RCN executives said the change, which the company has already enacted in Chicago and Boston, will enable it to reclaim existing analog channels, improve picture quality, make the network easier to maintain, and dramatically increase the number of standard and high-definition channels it can offer to subscribers, to more than 75 in HDTV.
The upgrade will intensify the consumer battle in the Big Apple, where FiOS TV, which received approval in July to begin marketing video services in New York City, is engaged with Time Warner Cable and Cablevision Systems Corp.
“At launch, we are able to increase our HD channels to more than 75 channels and are positioned to make good on the promise of offering approximately 100 HD channels or more in the future," RCN CEO and president Peter Aquino said in a statement.
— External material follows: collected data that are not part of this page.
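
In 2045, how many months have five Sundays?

5

A month of length L has five Sundays iff its first Sunday is on day ≤ L−28 (so day 1–3 in a 31-day month, 1–2 in a 30-day month, day 1 in a leap February).
Checking each month of 2045: Jan starts Sun (31d) ✓; Feb starts Wed (28d); Mar starts Wed (31d); Apr starts Sat (30d) ✓; May starts Mon (31d); Jun starts Thu (30d); Jul starts Sat (31d) ✓; Aug starts Tue (31d); Sep starts Fri (30d); Oct starts Sun (31d) ✓; Nov starts Wed (30d); Dec starts Fri (31d) ✓.
Five-Sunday months: January, April, July, October, December → 5.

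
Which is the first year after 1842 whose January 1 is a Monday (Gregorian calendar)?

1844

Jan 1 advances by 2 weekdays after a leap year and by 1 after a common year.
1842: Jan 1 is Saturday.
1843: Sunday
1844: Monday (leap)
1844 begins on a Monday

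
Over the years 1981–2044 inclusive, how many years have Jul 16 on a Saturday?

10

Track Jul 16's weekday year by year (advancing +1, or +2 across a Feb 29):
  1981: Thu  1982: Fri (+1)  1983: Sat (+1) ✓  1984: Mon (+2)  1985: Tue (+1)
  1986: Wed (+1)  1987: Thu (+1)  1988: Sat (+2) ✓  1989: Sun (+1)  1990: Mon (+1)
  1991: Tue (+1)  1992: Thu (+2)  1993: Fri (+1)  1994: Sat (+1) ✓  … (36 more years) …
  2031: Wed (+1)  2032: Fri (+2)  2033: Sat (+1) ✓  2034: Sun (+1)  2035: Mon (+1)
  2036: Wed (+2)  2037: Thu (+1)  2038: Fri (+1)  2039: Sat (+1) ✓  2040: Mon (+2)
  2041: Tue (+1)  2042: Wed (+1)  2043: Thu (+1)  2044: Sat (+2) ✓
Saturday years: 1983, 1988, 1994, 2005, 2011, 2016, 2022, 2033, 2039, 2044 — 10 in total.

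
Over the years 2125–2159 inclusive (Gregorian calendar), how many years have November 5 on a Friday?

Track November 5's weekday year by year (advancing +1, or +2 across a Feb 29):
  2125: Mon  2126: Tue (+1)  2127: Wed (+1)  2128: Fri (+2) ✓  2129: Sat (+1)
  2130: Sun (+1)  2131: Mon (+1)  2132: Wed (+2)  2133: Thu (+1)  2134: Fri (+1) ✓
  2135: Sat (+1)  2136: Mon (+2)  2137: Tue (+1)  2138: Wed (+1)  … (7 more years) …
  2146: Sat (+1)  2147: Sun (+1)  2148: Tue (+2)  2149: Wed (+1)  2150: Thu (+1)
  2151: Fri (+1) ✓  2152: Sun (+2)  2153: Mon (+1)  2154: Tue (+1)  2155: Wed (+1)
  2156: Fri (+2) ✓  2157: Sat (+1)  2158: Sun (+1)  2159: Mon (+1)
Friday years: 2128, 2134, 2145, 2151, 2156 — 5 in total.

5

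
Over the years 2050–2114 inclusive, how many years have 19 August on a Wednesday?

Track 19 August's weekday year by year (advancing +1, or +2 across a Feb 29):
  2050: Fri  2051: Sat (+1)  2052: Mon (+2)  2053: Tue (+1)  2054: Wed (+1) ✓
  2055: Thu (+1)  2056: Sat (+2)  2057: Sun (+1)  2058: Mon (+1)  2059: Tue (+1)
  2060: Thu (+2)  2061: Fri (+1)  2062: Sat (+1)  2063: Sun (+1)  … (37 more years) …
  2101: Fri (+1)  2102: Sat (+1)  2103: Sun (+1)  2104: Tue (+2)  2105: Wed (+1) ✓
  2106: Thu (+1)  2107: Fri (+1)  2108: Sun (+2)  2109: Mon (+1)  2110: Tue (+1)
  2111: Wed (+1) ✓  2112: Fri (+2)  2113: Sat (+1)  2114: Sun (+1)
Wednesday years: 2054, 2065, 2071, 2076, 2082, 2093, 2099, 2105, 2111 — 9 in total.

9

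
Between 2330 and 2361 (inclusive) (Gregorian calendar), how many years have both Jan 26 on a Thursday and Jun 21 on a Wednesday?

Check each year's weekday for Jan 26 and Jun 21:
  2330: Sun/Sat  2331: Mon/Sun  2332: Tue/Tue  2333: Thu/Wed ✓  2334: Fri/Thu  2335: Sat/Fri  2336: Sun/Sun  2337: Tue/Mon  2338: Wed/Tue  2339: Thu/Wed ✓  2340: Fri/Fri  2341: Sun/Sat  2342: Mon/Sun  2343: Tue/Mon  …(4 more)…  2348: Mon/Mon  2349: Wed/Tue  2350: Thu/Wed ✓  2351: Fri/Thu  2352: Sat/Sat  2353: Mon/Sun  2354: Tue/Mon  2355: Wed/Tue  2356: Thu/Thu  2357: Sat/Fri  2358: Sun/Sat  2359: Mon/Sun  2360: Tue/Tue  2361: Thu/Wed ✓
Both conditions hold in: 2333, 2339, 2350, 2361 — 4.

4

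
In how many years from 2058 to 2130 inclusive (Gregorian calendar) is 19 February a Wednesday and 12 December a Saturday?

2

Check each year's weekday for 19 February and 12 December:
  2058: Tue/Thu  2059: Wed/Fri  2060: Thu/Sun  2061: Sat/Mon  2062: Sun/Tue  2063: Mon/Wed  2064: Tue/Fri  2065: Thu/Sat  2066: Fri/Sun  2067: Sat/Mon  2068: Sun/Wed  2069: Tue/Thu  2070: Wed/Fri  2071: Thu/Sat  …(45 more)…  2117: Fri/Sun  2118: Sat/Mon  2119: Sun/Tue  2120: Mon/Thu  2121: Wed/Fri  2122: Thu/Sat  2123: Fri/Sun  2124: Sat/Tue  2125: Mon/Wed  2126: Tue/Thu  2127: Wed/Fri  2128: Thu/Sun  2129: Sat/Mon  2130: Sun/Tue
Both conditions hold in: 2076, 2116 — 2.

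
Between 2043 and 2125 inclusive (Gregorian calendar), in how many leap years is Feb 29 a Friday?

3

Leap years in 2043–2125: 20 of them.
Feb 29 weekday advances by 5 (mod 7) from one leap year to the next four years later (or differs when a century non-leap intervenes).
Leap-day weekdays: 2044:Mon 2048:Sat 2052:Thu 2056:Tue 2060:Sun 2064:Fri✓ 2068:Wed 2072:Mon 2076:Sat 2080:Thu 2084:Tue 2088:Sun 2092:Fri✓ 2096:Wed 2104:Fri✓ 2108:Wed 2112:Mon 2116:Sat 2120:Thu 2124:Tue
Friday: 2064, 2092, 2104 → 3.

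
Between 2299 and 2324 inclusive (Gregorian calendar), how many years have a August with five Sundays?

10

August has 31 days; it has five Sundays when Sunday falls among the first (month-length − 28) days — i.e. when August 1 is one of Sunday/Saturday/Friday.
August 1 by year: 2299:Tue 2300:Wed 2301:Thu 2302:Fri✓ 2303:Sat✓ 2304:Mon 2305:Tue 2306:Wed 2307:Thu 2308:Sat✓ 2309:Sun✓ 2310:Mon 2311:Tue 2312:Thu 2313:Fri✓ 2314:Sat✓ 2315:Sun✓ 2316:Tue 2317:Wed 2318:Thu 2319:Fri✓ 2320:Sun✓ 2321:Mon 2322:Tue 2323:Wed 2324:Fri✓
Years with five Sundays: 2302, 2303, 2308, 2309, 2313, 2314, 2315, 2319, 2320, 2324 → 10.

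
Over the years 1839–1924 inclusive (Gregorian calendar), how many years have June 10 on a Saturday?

13

Track June 10's weekday year by year (advancing +1, or +2 across a Feb 29):
  1839: Mon  1840: Wed (+2)  1841: Thu (+1)  1842: Fri (+1)  1843: Sat (+1) ✓
  1844: Mon (+2)  1845: Tue (+1)  1846: Wed (+1)  1847: Thu (+1)  1848: Sat (+2) ✓
  1849: Sun (+1)  1850: Mon (+1)  1851: Tue (+1)  1852: Thu (+2)  … (58 more years) …
  1911: Sat (+1) ✓  1912: Mon (+2)  1913: Tue (+1)  1914: Wed (+1)  1915: Thu (+1)
  1916: Sat (+2) ✓  1917: Sun (+1)  1918: Mon (+1)  1919: Tue (+1)  1920: Thu (+2)
  1921: Fri (+1)  1922: Sat (+1) ✓  1923: Sun (+1)  1924: Tue (+2)
Saturday years: 1843, 1848, 1854, 1865, 1871, 1876, 1882, 1893, 1899, 1905, 1911, 1916, 1922 — 13 in total.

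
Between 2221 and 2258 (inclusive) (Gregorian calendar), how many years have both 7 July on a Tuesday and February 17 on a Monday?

1

Check each year's weekday for 7 July and February 17:
  2221: Sat/Sat  2222: Sun/Sun  2223: Mon/Mon  2224: Wed/Tue  2225: Thu/Thu  2226: Fri/Fri  2227: Sat/Sat  2228: Mon/Sun  2229: Tue/Tue  2230: Wed/Wed  2231: Thu/Thu  2232: Sat/Fri  2233: Sun/Sun  2234: Mon/Mon  …(10 more)…  2245: Mon/Mon  2246: Tue/Tue  2247: Wed/Wed  2248: Fri/Thu  2249: Sat/Sat  2250: Sun/Sun  2251: Mon/Mon  2252: Wed/Tue  2253: Thu/Thu  2254: Fri/Fri  2255: Sat/Sat  2256: Mon/Sun  2257: Tue/Tue  2258: Wed/Wed
Both conditions hold in: 2240 — 1.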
In addition, RCN is increasing its video-on-demand content, including hundreds of hours for free, as well as more subscription and pay VOD programming. RCN also said that customers will have more flexible channel packages, so they can customize a package that’s right for them.
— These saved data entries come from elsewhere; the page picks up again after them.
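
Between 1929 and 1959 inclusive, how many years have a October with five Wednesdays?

October has 31 days; it has five Wednesdays when Wednesday falls among the first (month-length − 28) days — i.e. when October 1 is one of Wednesday/Tuesday/Monday.
October 1 by year: 1929:Tue✓ 1930:Wed✓ 1931:Thu 1932:Sat 1933:Sun 1934:Mon✓ 1935:Tue✓ 1936:Thu 1937:Fri 1938:Sat 1939:Sun 1940:Tue✓ 1941:Wed✓ 1942:Thu 1943:Fri 1944:Sun 1945:Mon✓ 1946:Tue✓ 1947:Wed✓ 1948:Fri 1949:Sat 1950:Sun 1951:Mon✓ 1952:Wed✓ 1953:Thu 1954:Fri 1955:Sat 1956:Mon✓ 1957:Tue✓ 1958:Wed✓ 1959:Thu
Years with five Wednesdays: 1929, 1930, 1934, 1935, 1940, 1941, 1945, 1946, 1947, 1951, 1952, 1956, 1957, 1958 → 14.

14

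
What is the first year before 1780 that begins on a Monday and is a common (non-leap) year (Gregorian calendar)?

1770

Jan 1 advances by 2 weekdays after a leap year and by 1 after a common year.
1780: Jan 1 is Saturday (leap).
1779: Friday
1778: Thursday
1777: Wednesday
1776: Monday (leap)
1775: Sunday
1774: Saturday
1773: Friday
1772: Wednesday (leap)
1771: Tuesday
1770: Monday
1770 begins on a Monday and is a common year.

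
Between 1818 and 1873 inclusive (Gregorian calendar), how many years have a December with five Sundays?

24

December has 31 days; it has five Sundays when Sunday falls among the first (month-length − 28) days — i.e. when December 1 is one of Sunday/Saturday/Friday.
December 1 by year: 1818:Tue 1819:Wed 1820:Fri✓ 1821:Sat✓ 1822:Sun✓ 1823:Mon 1824:Wed 1825:Thu 1826:Fri✓ 1827:Sat✓ 1828:Mon 1829:Tue 1830:Wed 1831:Thu 1832:Sat✓ …(26 more)… 1859:Thu 1860:Sat✓ 1861:Sun✓ 1862:Mon 1863:Tue 1864:Thu 1865:Fri✓ 1866:Sat✓ 1867:Sun✓ 1868:Tue 1869:Wed 1870:Thu 1871:Fri✓ 1872:Sun✓ 1873:Mon
Years with five Sundays: 1820, 1821, 1822, 1826, 1827, 1832, 1833, 1837, 1838, 1839, 1843, 1844, 1848, 1849, 1850, 1854, 1855, 1860, 1861, 1865, 1866, 1867, 1871, 1872 → 24.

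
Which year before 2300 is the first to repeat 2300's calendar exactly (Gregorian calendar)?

Two years share a calendar iff Jan 1 falls on the same weekday and both are leap or both are common. 2300: Jan 1 is Monday, common year.
2299: Jan 1 Sunday, common
2298: Jan 1 Saturday, common
2297: Jan 1 Friday, common
2296: Jan 1 Wednesday, leap
2295: Jan 1 Tuesday, common
2294: Jan 1 Monday, common
2294 matches on both conditions.

2294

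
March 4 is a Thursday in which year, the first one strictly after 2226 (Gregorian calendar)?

2230

From one year to the next, a fixed date's weekday advances by 1, or by 2 when a Feb 29 lies between the two dates.
2226: March 4 is Saturday.
2227: Sunday (+1)
2228: Tuesday (+2)
2229: Wednesday (+1)
2230: Thursday (+1)
March 4 falls on a Thursday in 2230.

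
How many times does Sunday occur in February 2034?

February 2034 has 28 days and begins on Wednesday.
The first Sunday is February 5.
Sundays fall on 5, 12, 19, 26 — that's 4.

4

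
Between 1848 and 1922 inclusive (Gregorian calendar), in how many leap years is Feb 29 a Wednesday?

2

Leap years in 1848–1922: 18 of them.
Feb 29 weekday advances by 5 (mod 7) from one leap year to the next four years later (or differs when a century non-leap intervenes).
Leap-day weekdays: 1848:Tue 1852:Sun 1856:Fri 1860:Wed✓ 1864:Mon 1868:Sat 1872:Thu 1876:Tue 1880:Sun 1884:Fri 1888:Wed✓ 1892:Mon 1896:Sat 1904:Mon 1908:Sat 1912:Thu 1916:Tue 1920:Sun
Wednesday: 1860, 1888 → 2.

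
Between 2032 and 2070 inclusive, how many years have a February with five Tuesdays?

February has 28 days (29 in leap years); it has five Tuesdays when Tuesday falls among the first (month-length − 28) days — i.e. when February 1 is Tuesday in a leap year (never in a common year).
February 1 by year: 2032:Sun 2033:Tue 2034:Wed 2035:Thu 2036:Fri 2037:Sun 2038:Mon 2039:Tue 2040:Wed 2041:Fri 2042:Sat 2043:Sun 2044:Mon 2045:Wed 2046:Thu …(9 more)… 2056:Tue✓ 2057:Thu 2058:Fri 2059:Sat 2060:Sun 2061:Tue 2062:Wed 2063:Thu 2064:Fri 2065:Sun 2066:Mon 2067:Tue 2068:Wed 2069:Fri 2070:Sat
Years with five Tuesdays: 2056 → 1.

1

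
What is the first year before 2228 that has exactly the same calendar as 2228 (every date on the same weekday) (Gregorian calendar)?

Two years share a calendar iff Jan 1 falls on the same weekday and both are leap or both are common. 2228: Jan 1 is Tuesday, leap year.
2227: Jan 1 Monday, common
2226: Jan 1 Sunday, common
2225: Jan 1 Saturday, common
2224: Jan 1 Thursday, leap
2223: Jan 1 Wednesday, common
2222: Jan 1 Tuesday, common
2221: Jan 1 Monday, common
2220: Jan 1 Saturday, leap
2219: Jan 1 Friday, common
2218: Jan 1 Thursday, common
2217: Jan 1 Wednesday, common
2216: Jan 1 Monday, leap
2215: Jan 1 Sunday, common
2214: Jan 1 Saturday, common
2213: Jan 1 Friday, common
2212: Jan 1 Wednesday, leap
2211: Jan 1 Tuesday, common
2210: Jan 1 Monday, common
2209: Jan 1 Sunday, common
2208: Jan 1 Friday, leap
2207: Jan 1 Thursday, common
2206: Jan 1 Wednesday, common
2205: Jan 1 Tuesday, common
2204: Jan 1 Sunday, leap
2203: Jan 1 Saturday, common
2202: Jan 1 Friday, common
2201: Jan 1 Thursday, common
2200: Jan 1 Wednesday, common
2199: Jan 1 Tuesday, common
2198: Jan 1 Monday, common
2197: Jan 1 Sunday, common
2196: Jan 1 Friday, leap
2195: Jan 1 Thursday, common
2194: Jan 1 Wednesday, common
2193: Jan 1 Tuesday, common
2192: Jan 1 Sunday, leap
2191: Jan 1 Saturday, common
2190: Jan 1 Friday, common
2189: Jan 1 Thursday, common
2188: Jan 1 Tuesday, leap
2188 matches on both conditions.

2188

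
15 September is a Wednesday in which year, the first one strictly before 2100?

From one year to the next, a fixed date's weekday advances by 1, or by 2 when a Feb 29 lies between the two dates.
2100: September 15 is Wednesday.
2099: Tuesday (−1)
2098: Monday (−1)
2097: Sunday (−1)
2096: Saturday (−1)
2095: Thursday (−2)
2094: Wednesday (−1)
15 September falls on a Wednesday in 2094.

2094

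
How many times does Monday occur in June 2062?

June 2062 has 30 days and begins on Thursday.
The first Monday is June 5.
Mondays fall on 5, 12, 19, 26 — that's 4.

4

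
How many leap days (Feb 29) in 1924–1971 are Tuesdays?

Leap years in 1924–1971: 12 of them.
Feb 29 weekday advances by 5 (mod 7) from one leap year to the next four years later (or differs when a century non-leap intervenes).
Leap-day weekdays: 1924:Fri 1928:Wed 1932:Mon 1936:Sat 1940:Thu 1944:Tue✓ 1948:Sun 1952:Fri 1956:Wed 1960:Mon 1964:Sat 1968:Thu
Tuesday: 1944 → 1.

1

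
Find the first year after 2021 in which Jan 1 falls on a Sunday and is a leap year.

Jan 1 advances by 2 weekdays after a leap year and by 1 after a common year.
2021: Jan 1 is Friday.
2022: Saturday
2023: Sunday
2024: Monday (leap)
2025: Wednesday
2026: Thursday
2027: Friday
2028: Saturday (leap)
2029: Monday
2030: Tuesday
2031: Wednesday
2032: Thursday (leap)
2033: Saturday
2034: Sunday
2035: Monday
2036: Tuesday (leap)
2037: Thursday
2038: Friday
2039: Saturday
2040: Sunday (leap)
2040 begins on a Sunday and is a leap year.

2040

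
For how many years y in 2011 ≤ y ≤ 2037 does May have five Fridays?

May has 31 days; it has five Fridays when Friday falls among the first (month-length − 28) days — i.e. when May 1 is one of Friday/Thursday/Wednesday.
May 1 by year: 2011:Sun 2012:Tue 2013:Wed✓ 2014:Thu✓ 2015:Fri✓ 2016:Sun 2017:Mon 2018:Tue 2019:Wed✓ 2020:Fri✓ 2021:Sat 2022:Sun 2023:Mon 2024:Wed✓ 2025:Thu✓ 2026:Fri✓ 2027:Sat 2028:Mon 2029:Tue 2030:Wed✓ 2031:Thu✓ 2032:Sat 2033:Sun 2034:Mon 2035:Tue 2036:Thu✓ 2037:Fri✓
Years with five Fridays: 2013, 2014, 2015, 2019, 2020, 2024, 2025, 2026, 2030, 2031, 2036, 2037 → 12.

12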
The conversion will enable RCN to deliver up to 10 standard-definition digital or three HDTV channels per analog channel, with better picture quality, and use some of the reclaimed spectrum to support growing high-speed data services demand. The conversion will begin in Queens and will continue over the next four to five months. All RCN subscribers will be notified before their service area is converted.
"Our move to an all-digital network frees up bandwidth so we can provide our New York City area customers with an explosion of entertainment choices and have more expanded basic digital TV channels than ever before,” RCN vice president and general manager Anthony Ontiveros said in a statement. "Once converted to all digital, RCN's New York City customers will need at least a standard digital converter box or cable card to view the new line-ups. HD and HD/DVR converters can also be used and are necessary to view HD channels.”
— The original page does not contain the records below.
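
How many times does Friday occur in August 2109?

August 2109 has 31 days and begins on Thursday.
The first Friday is August 2.
Fridays fall on 2, 9, 16, 23, 30 — that's 5.

5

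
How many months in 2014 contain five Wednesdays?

A month of length L has five Wednesdays iff its first Wednesday is on day ≤ L−28 (so day 1–3 in a 31-day month, 1–2 in a 30-day month, day 1 in a leap February).
Checking each month of 2014: Jan starts Wed (31d) ✓; Feb starts Sat (28d); Mar starts Sat (31d); Apr starts Tue (30d) ✓; May starts Thu (31d); Jun starts Sun (30d); Jul starts Tue (31d) ✓; Aug starts Fri (31d); Sep starts Mon (30d); Oct starts Wed (31d) ✓; Nov starts Sat (30d); Dec starts Mon (31d) ✓.
Five-Wednesday months: January, April, July, October, December → 5.

5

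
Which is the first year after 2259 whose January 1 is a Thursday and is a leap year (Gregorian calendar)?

2280

Jan 1 advances by 2 weekdays after a leap year and by 1 after a common year.
2259: Jan 1 is Saturday.
2260: Sunday (leap)
2261: Tuesday
2262: Wednesday
2263: Thursday
2264: Friday (leap)
2265: Sunday
2266: Monday
2267: Tuesday
2268: Wednesday (leap)
2269: Friday
2270: Saturday
2271: Sunday
2272: Monday (leap)
2273: Wednesday
2274: Thursday
2275: Friday
2276: Saturday (leap)
2277: Monday
2278: Tuesday
2279: Wednesday
2280: Thursday (leap)
2280 begins on a Thursday and is a leap year.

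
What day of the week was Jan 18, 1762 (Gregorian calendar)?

Monday

January 1, 1762 is a Friday.
January 18 is day 18 of the year, i.e. 17 days after Jan 1.
17 mod 7 = 3, so advance 3 weekdays from Friday: Monday.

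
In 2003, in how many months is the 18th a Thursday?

Check the 18th of each month of 2003: Jan 18: Sat, Feb 18: Tue, Mar 18: Tue, Apr 18: Fri, May 18: Sun, Jun 18: Wed, Jul 18: Fri, Aug 18: Mon, Sep 18: Thu, Oct 18: Sat, Nov 18: Tue, Dec 18: Thu.
Thursday occurs in September, December — 2 months.

2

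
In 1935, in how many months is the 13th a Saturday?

Check the 13th of each month of 1935: Jan 13: Sun, Feb 13: Wed, Mar 13: Wed, Apr 13: Sat, May 13: Mon, Jun 13: Thu, Jul 13: Sat, Aug 13: Tue, Sep 13: Fri, Oct 13: Sun, Nov 13: Wed, Dec 13: Fri.
Saturday occurs in April, July — 2 months.

2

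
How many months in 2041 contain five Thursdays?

A month of length L has five Thursdays iff its first Thursday is on day ≤ L−28 (so day 1–3 in a 31-day month, 1–2 in a 30-day month, day 1 in a leap February).
Checking each month of 2041: Jan starts Tue (31d) ✓; Feb starts Fri (28d); Mar starts Fri (31d); Apr starts Mon (30d); May starts Wed (31d) ✓; Jun starts Sat (30d); Jul starts Mon (31d); Aug starts Thu (31d) ✓; Sep starts Sun (30d); Oct starts Tue (31d) ✓; Nov starts Fri (30d); Dec starts Sun (31d).
Five-Thursday months: January, May, August, October → 4.

4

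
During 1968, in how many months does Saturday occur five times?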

He said a concerted effort is underway to get the word out to RCN customers to make this transition smooth.
In the New York DMA, RCN serves much of Manhattan and the Queens communities of Astoria, Corona, Elmhurst, Flushing, Forest Hills, Fresh Meadows, Jackson Heights, Kew Gardens, Long Island City, Maspeth, Middle Village, Rego Park, Sunnyside and Woodside, as well as parts of downtown Brooklyn and Brighton Beach.